Seguindo a apresentação do processo de análise das entrevistas transcritas, aconteceu a categorização dos discursos, movimento pelo qual se pode identificar aspectos mais amplos das interlocuções, possibilitando uma observação horizontal das falas das pedagogas. Esta etapa constituiu na confecção gradativa de quadros/tabelas referente às questões presentes no roteiro das entrevistas, individualmente. Estes instrumentos serviram para sistematização das categorias de estudo, em que trechos das falas foram selecionados de acordo com as seguintes temáticas: Trabalho de Pedagogo, Historicidade, Instituto Federal Farroupilha, Curso de Pedagogia e Pedagogia. Este processo visa a descobrir os ‘núcleos de sentido’ que compõem a comunicação e cuja presença ou frequência de aparição pode significar alguma coisa para o objetivo analítico escolhido (GOMES, 2012). Vale salientar que, paralelo a este procedimento, aconteceu um movimento de reflexão, mediada por articulação teórica a partir do referencial teórico produzido para a etapa de construção do projeto de pesquisa.
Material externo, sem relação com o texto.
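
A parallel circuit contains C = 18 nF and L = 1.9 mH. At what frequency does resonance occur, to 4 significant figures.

27.21 kHz

ω₀ = 1/√(LC) = 1/√(0.0019 × 1.8e-08) = 171000 rad/s
f₀ = ω₀/(2π) = 27.21 kHz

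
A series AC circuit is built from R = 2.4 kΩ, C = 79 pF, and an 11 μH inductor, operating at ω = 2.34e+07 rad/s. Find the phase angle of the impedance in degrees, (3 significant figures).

-6.74°

X_L = ωL = 257 Ω
X_C = 1/(ωC) = 541 Ω
Net reactance X = X_L − X_C = -284 Ω
Z = 2400 − j284 Ω
|Z| = √(2400² + 284²) = 2420 Ω
∠Z = arctan(-284/2400) = -6.74°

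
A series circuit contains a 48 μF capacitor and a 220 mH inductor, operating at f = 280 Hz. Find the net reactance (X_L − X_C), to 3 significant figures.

ω = 2πf = 1759 rad/s
X_L = ωL = 387 Ω
X_C = 1/(ωC) = 11.8 Ω
X = 387 − 11.8 = 375 Ω

375 Ω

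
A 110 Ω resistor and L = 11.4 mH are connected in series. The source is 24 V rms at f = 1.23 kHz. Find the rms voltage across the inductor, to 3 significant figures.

ω = 2πf = 7728 rad/s
X_L = ωL = 88.1 Ω
Z = 110 + j88.1 Ω
|Z| = √(110² + 88.1²) = 141 Ω
I = V/|Z| = 170 mA
V_L = I·|Z_L| = 0.170 × 88.1 = 15.0 V

15.0 V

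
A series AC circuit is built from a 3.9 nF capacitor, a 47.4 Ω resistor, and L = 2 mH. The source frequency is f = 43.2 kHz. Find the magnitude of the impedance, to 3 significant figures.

405 Ω

ω = 2πf = 271400 rad/s
X_L = ωL = 543 Ω
X_C = 1/(ωC) = 945 Ω
Net reactance X = X_L − X_C = -402 Ω
Z = 47.4 − j402 Ω
|Z| = √(47.4² + 402²) = 405 Ω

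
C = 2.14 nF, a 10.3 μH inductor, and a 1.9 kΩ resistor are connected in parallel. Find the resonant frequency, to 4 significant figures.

1.072 MHz

ω₀ = 1/√(LC) = 1/√(1.03e-05 × 2.14e-09) = 6.736e+06 rad/s
f₀ = ω₀/(2π) = 1.072 MHz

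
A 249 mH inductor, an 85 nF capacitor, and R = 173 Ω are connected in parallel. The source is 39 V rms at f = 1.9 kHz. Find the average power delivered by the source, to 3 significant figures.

8.79 W

ω = 2πf = 11940 rad/s
X_L = ωL = 2970 Ω
X_C = 1/(ωC) = 985 Ω
Parallel: admittances add. Y = 1/R + 1/(jωL) + jωC
Y = (0.00578 + j0.000678) S
|Y| = 0.00582 S → |Z| = 1/|Y| = 172 Ω, ∠Z = −∠Y = -6.69°
I = V/|Z| = 227 mA
P = VI cos φ = 39 × 0.227 × cos(-6.69°) = 8.79 W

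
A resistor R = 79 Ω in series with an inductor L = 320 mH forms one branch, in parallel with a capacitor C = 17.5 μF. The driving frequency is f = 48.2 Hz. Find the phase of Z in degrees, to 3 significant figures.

10.1°

ω = 2πf = 302.8 rad/s
X_L = ωL = 96.9 Ω
X_C = 1/(ωC) = 189 Ω
Branch 1 (R+jX_L): Z₁ = 79.0 + j96.9 Ω, |Z₁| = 125 Ω
Branch 2 (−jX_C): Z₂ = −j189 Ω
Parallel: Z = Z₁Z₂/(Z₁+Z₂), |Z| = 195 Ω, ∠Z = 10.1°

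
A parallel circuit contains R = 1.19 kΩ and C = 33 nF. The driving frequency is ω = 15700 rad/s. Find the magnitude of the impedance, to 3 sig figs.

1010 Ω

X_C = 1/(ωC) = 1930 Ω
Parallel: admittances add. Y = 1/R + jωC
Y = (0.000840 + j0.000518) S
|Y| = 0.000987 S → |Z| = 1/|Y| = 1010 Ω, ∠Z = −∠Y = -31.7°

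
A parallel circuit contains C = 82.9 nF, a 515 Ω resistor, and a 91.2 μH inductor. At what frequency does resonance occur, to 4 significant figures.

57.88 kHz

ω₀ = 1/√(LC) = 1/√(9.12e-05 × 8.29e-08) = 363700 rad/s
f₀ = ω₀/(2π) = 57.88 kHz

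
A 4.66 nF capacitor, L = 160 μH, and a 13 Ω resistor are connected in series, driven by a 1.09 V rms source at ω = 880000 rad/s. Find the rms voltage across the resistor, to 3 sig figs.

0.136 V

X_L = ωL = 141 Ω
X_C = 1/(ωC) = 244 Ω
Net reactance X = X_L − X_C = -103 Ω
Z = 13.0 − j103 Ω
|Z| = √(13.0² + 103²) = 104 Ω
I = V/|Z| = 10.5 mA
V_R = I·|Z_R| = 0.0105 × 13.0 = 0.136 V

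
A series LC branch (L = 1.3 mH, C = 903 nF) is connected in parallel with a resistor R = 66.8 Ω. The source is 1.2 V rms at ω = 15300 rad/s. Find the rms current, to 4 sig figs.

X_L = ωL = 19.89 Ω
X_C = 1/(ωC) = 72.38 Ω
Branch 1: Z₁ = R = 66.80 Ω
Branch 2 (series LC): Z₂ = j(X_L − X_C) = −j52.49 Ω
Parallel: Z = Z₁Z₂/(Z₁+Z₂), |Z| = 41.27 Ω, ∠Z = -51.84°
I = V/|Z| = 1.2/41.27 = 29.07 mA

29.07 mA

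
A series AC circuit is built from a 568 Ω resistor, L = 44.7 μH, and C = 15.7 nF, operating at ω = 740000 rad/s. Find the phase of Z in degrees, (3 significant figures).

X_L = ωL = 33.1 Ω
X_C = 1/(ωC) = 86.1 Ω
Net reactance X = X_L − X_C = -53.0 Ω
Z = 568 − j53.0 Ω
|Z| = √(568² + 53.0²) = 570 Ω
∠Z = arctan(-53.0/568) = -5.33°

-5.33°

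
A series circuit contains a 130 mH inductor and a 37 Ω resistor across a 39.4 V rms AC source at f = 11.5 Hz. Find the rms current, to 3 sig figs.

ω = 2πf = 72.26 rad/s
X_L = ωL = 9.39 Ω
Z = 37.0 + j9.39 Ω
|Z| = √(37.0² + 9.39²) = 38.2 Ω
I = V/|Z| = 39.4/38.2 = 1.03 A

1.03 A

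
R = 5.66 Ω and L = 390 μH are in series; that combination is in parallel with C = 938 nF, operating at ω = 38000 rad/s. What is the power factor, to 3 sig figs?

X_L = ωL = 14.8 Ω
X_C = 1/(ωC) = 28.1 Ω
Branch 1 (R+jX_L): Z₁ = 5.66 + j14.8 Ω, |Z₁| = 15.9 Ω
Branch 2 (−jX_C): Z₂ = −j28.1 Ω
Parallel: Z = Z₁Z₂/(Z₁+Z₂), |Z| = 30.9 Ω, ∠Z = 45.9°
cos φ = cos(45.9°) = 0.695

0.695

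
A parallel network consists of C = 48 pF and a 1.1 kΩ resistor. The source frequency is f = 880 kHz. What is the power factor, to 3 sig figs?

ω = 2πf = 5.529e+06 rad/s
X_C = 1/(ωC) = 3770 Ω
Parallel: admittances add. Y = 1/R + jωC
Y = (0.000909 + j0.000265) S
|Y| = 0.000947 S → |Z| = 1/|Y| = 1060 Ω, ∠Z = −∠Y = -16.3°
cos φ = cos(-16.3°) = 0.960

0.960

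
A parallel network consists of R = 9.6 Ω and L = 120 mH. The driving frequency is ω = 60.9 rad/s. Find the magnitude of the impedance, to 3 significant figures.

5.81 Ω

X_L = ωL = 7.31 Ω
Parallel: admittances add. Y = 1/R + 1/(jωL)
Y = (0.104 − j0.137) S
|Y| = 0.172 S → |Z| = 1/|Y| = 5.81 Ω, ∠Z = −∠Y = 52.7°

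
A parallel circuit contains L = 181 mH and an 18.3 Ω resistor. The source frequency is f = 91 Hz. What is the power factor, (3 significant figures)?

0.985

ω = 2πf = 571.8 rad/s
X_L = ωL = 103 Ω
Parallel: admittances add. Y = 1/R + 1/(jωL)
Y = (0.0546 − j0.00966) S
|Y| = 0.0555 S → |Z| = 1/|Y| = 18.0 Ω, ∠Z = −∠Y = 10.0°
cos φ = cos(10.0°) = 0.985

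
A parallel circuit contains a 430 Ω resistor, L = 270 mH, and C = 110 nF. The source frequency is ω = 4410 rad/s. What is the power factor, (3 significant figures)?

0.989

X_L = ωL = 1190 Ω
X_C = 1/(ωC) = 2060 Ω
Parallel: admittances add. Y = 1/R + 1/(jωL) + jωC
Y = (0.00233 − j0.000355) S
|Y| = 0.00235 S → |Z| = 1/|Y| = 425 Ω, ∠Z = −∠Y = 8.67°
cos φ = cos(8.67°) = 0.989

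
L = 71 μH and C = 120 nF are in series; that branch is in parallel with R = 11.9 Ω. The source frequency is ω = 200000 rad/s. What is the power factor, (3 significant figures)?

0.918

X_L = ωL = 14.2 Ω
X_C = 1/(ωC) = 41.7 Ω
Branch 1: Z₁ = R = 11.9 Ω
Branch 2 (series LC): Z₂ = j(X_L − X_C) = −j27.5 Ω
Parallel: Z = Z₁Z₂/(Z₁+Z₂), |Z| = 10.9 Ω, ∠Z = -23.4°
cos φ = cos(-23.4°) = 0.918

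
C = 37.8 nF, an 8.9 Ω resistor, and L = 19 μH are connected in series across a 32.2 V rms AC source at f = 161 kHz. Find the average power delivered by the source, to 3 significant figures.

ω = 2πf = 1.012e+06 rad/s
X_L = ωL = 19.2 Ω
X_C = 1/(ωC) = 26.2 Ω
Net reactance X = X_L − X_C = -6.93 Ω
Z = 8.90 − j6.93 Ω
|Z| = √(8.90² + 6.93²) = 11.3 Ω
∠Z = arctan(-6.93/8.90) = -37.9°
I = V/|Z| = 2.85 A
P = VI cos φ = 32.2 × 2.85 × cos(-37.9°) = 72.5 W

72.5 W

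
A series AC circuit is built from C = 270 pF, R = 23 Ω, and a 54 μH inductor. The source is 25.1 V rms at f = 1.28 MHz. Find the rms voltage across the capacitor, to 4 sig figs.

ω = 2πf = 8.042e+06 rad/s
X_L = ωL = 434.3 Ω
X_C = 1/(ωC) = 460.5 Ω
Net reactance X = X_L − X_C = -26.22 Ω
Z = 23.00 − j26.22 Ω
|Z| = √(23.00² + 26.22²) = 34.88 Ω
I = V/|Z| = 719.6 mA
V_C = I·|Z_C| = 0.7196 × 460.5 = 331.4 V

331.4 V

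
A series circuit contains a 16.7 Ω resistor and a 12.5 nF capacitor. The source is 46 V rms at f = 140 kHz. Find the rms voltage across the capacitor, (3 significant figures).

ω = 2πf = 879600 rad/s
X_C = 1/(ωC) = 90.9 Ω
Z = 16.7 − j90.9 Ω
|Z| = √(16.7² + 90.9²) = 92.5 Ω
I = V/|Z| = 497 mA
V_C = I·|Z_C| = 0.497 × 90.9 = 45.2 V

45.2 V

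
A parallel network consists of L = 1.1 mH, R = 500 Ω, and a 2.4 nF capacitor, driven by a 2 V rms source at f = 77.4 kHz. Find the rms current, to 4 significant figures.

ω = 2πf = 486300 rad/s
X_L = ωL = 535.0 Ω
X_C = 1/(ωC) = 856.8 Ω
Parallel: admittances add. Y = 1/R + 1/(jωL) + jωC
Y = (0.002000 − j0.0007022) S
|Y| = 0.002120 S → |Z| = 1/|Y| = 471.8 Ω, ∠Z = −∠Y = 19.35°
I = V/|Z| = 2/471.8 = 4.239 mA

4.239 mA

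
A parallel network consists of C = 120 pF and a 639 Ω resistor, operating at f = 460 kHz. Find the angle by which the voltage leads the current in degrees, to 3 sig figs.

ω = 2πf = 2.89e+06 rad/s
X_C = 1/(ωC) = 2880 Ω
Parallel: admittances add. Y = 1/R + jωC
Y = (0.00156 + j0.000347) S
|Y| = 0.00160 S → |Z| = 1/|Y| = 624 Ω, ∠Z = −∠Y = -12.5°

-12.5°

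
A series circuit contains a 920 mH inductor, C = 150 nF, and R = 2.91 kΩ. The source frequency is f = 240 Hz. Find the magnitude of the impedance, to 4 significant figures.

ω = 2πf = 1508 rad/s
X_L = ωL = 1387 Ω
X_C = 1/(ωC) = 4421 Ω
Net reactance X = X_L − X_C = -3034 Ω
Z = 2910 − j3034 Ω
|Z| = √(2910² + 3034²) = 4204 Ω

4204 Ω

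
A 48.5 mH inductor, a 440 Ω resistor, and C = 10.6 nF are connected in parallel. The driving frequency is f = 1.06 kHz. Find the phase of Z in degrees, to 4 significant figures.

ω = 2πf = 6660 rad/s
X_L = ωL = 323.0 Ω
X_C = 1/(ωC) = 14160 Ω
Parallel: admittances add. Y = 1/R + 1/(jωL) + jωC
Y = (0.002273 − j0.003025) S
|Y| = 0.003784 S → |Z| = 1/|Y| = 264.3 Ω, ∠Z = −∠Y = 53.08°

53.08°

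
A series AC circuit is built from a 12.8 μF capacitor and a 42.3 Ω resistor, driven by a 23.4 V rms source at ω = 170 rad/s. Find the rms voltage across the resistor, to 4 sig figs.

2.145 V

X_C = 1/(ωC) = 459.6 Ω
Z = 42.30 − j459.6 Ω
|Z| = √(42.30² + 459.6²) = 461.5 Ω
I = V/|Z| = 50.70 mA
V_R = I·|Z_R| = 0.05070 × 42.30 = 2.145 V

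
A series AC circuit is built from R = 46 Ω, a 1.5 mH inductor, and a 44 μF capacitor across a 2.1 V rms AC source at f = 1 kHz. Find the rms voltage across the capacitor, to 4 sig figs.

ω = 2πf = 6283 rad/s
X_L = ωL = 9.425 Ω
X_C = 1/(ωC) = 3.617 Ω
Net reactance X = X_L − X_C = 5.808 Ω
Z = 46.00 + j5.808 Ω
|Z| = √(46.00² + 5.808²) = 46.37 Ω
I = V/|Z| = 45.29 mA
V_C = I·|Z_C| = 0.04529 × 3.617 = 0.1638 V

0.1638 V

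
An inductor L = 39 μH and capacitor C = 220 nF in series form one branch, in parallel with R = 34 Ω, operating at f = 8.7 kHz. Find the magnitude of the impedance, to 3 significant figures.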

19 Inserida para a análise de entrevistas abertas, sendo concebida como processo da comunicação e não como um dado estatístico. A- condições de produção da palavra (fala, discurso) B- Análise das estruturas gramaticais; C – Análise da lógica de organização do discurso; D – Análise das figuras de retórica (figuras de linguagem).

A partir destes movimentos, foram sendo estabelecidos critérios de análise para produzir as interpretações, no sentido de conhecer os dados construídos em sua horizontalidade e verticalidade, viabilizando o reconhecimento de pontos, questões que entrecruzam entre os discursos. Para tanto, os dados obtidos nas entrevistas foram observados em suas semelhanças e diferenças, reconhecendo no que se contradiziam, no que se apresentava como paradoxal entre um e outro e no que convergiam. A partir deste processo, os dados foram novamente agrupados em arquivos computacionais, separadamente por categoria. Esse procedimento que possibilitou uma leitura dos dados sob uma perspectiva mais verticalizada, analisando a evolução de cada categoria pelo discurso das pedagogas.

Logo, iniciou-se então o registro do processo intelectual da produção das inferências do estudo, conteúdo do próximo capítulo desta dissertação, em que as categorias de estudo são apresentadas a partir de suas intersecções e relações. É atribuído sentido teórico e crítico na produção da pesquisa, sendo esta concebida como a imbricação, a articulação entre teoria e prática, a partir de uma realidade concreta na construção de ferramentas para uma ação pedagógica consciente.